More likely than not, the adopting agency will charge a fee to help defray the cost of taking in unwanted or lost animals. The adoption fee you pay will be a tiny fraction of the money you will spend over the life of your pet.
Some expenses are mandatory for all pets, including:
- Routine veterinary care
- Licensing according to local regulations
- Collars, leashes and identification tags
- Kitty litter and box
- Basic grooming equipment and supplies
Other expenditures may not be required but are highly recommended
- Permanent identification, such as a microchip or tattoo
- Training classes
- Additional grooming supplies or professional grooming (depending on your new pet’s needs)
- A spare collar or leash
- A bed and toys
- A crate or carrier
Unexpected costs: Accidents and illness can result in costly emergency veterinary care. Recovery tools for finding a missing pet can include posters and rewards.
A pet with special physical or behavioral challenges may require specialized professional support to overcome any obstacles these issues present.

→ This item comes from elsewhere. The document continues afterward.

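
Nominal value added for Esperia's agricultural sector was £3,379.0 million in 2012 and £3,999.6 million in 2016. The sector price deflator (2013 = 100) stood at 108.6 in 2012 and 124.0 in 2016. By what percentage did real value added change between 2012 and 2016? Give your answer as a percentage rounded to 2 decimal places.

Deflate each year: 2012 → 3379.0/1.086 = 3111.42; 2016 → 3999.6/1.240 = 3225.48.
So real value added changed by 3225.48/3111.42 − 1 = 0.0367, i.e. 3.67%.

3.67%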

Pets need to be fed two to three times a day, more often in the case of puppies, and need a constant supply of fresh water.
A responsible pet parent should spend at least one hour per day giving direct attention to his or her pet. This may include training, exercising, grooming, and playing or, with cats, may just be lap time on the couch. Dogs will need to be taken out to potty several times a day.
A pet with an abundance of energy needs more time to exercise and interactive toys to keep them entertained.
Pets with long coats need 20 minutes a day of grooming to prevent matting.
Pets with certain medical conditions may need additional attention, including specifically timed injections in the case of diabetic animals.
Remember that adopted pets may need additional bonding and reassurance time in the early weeks.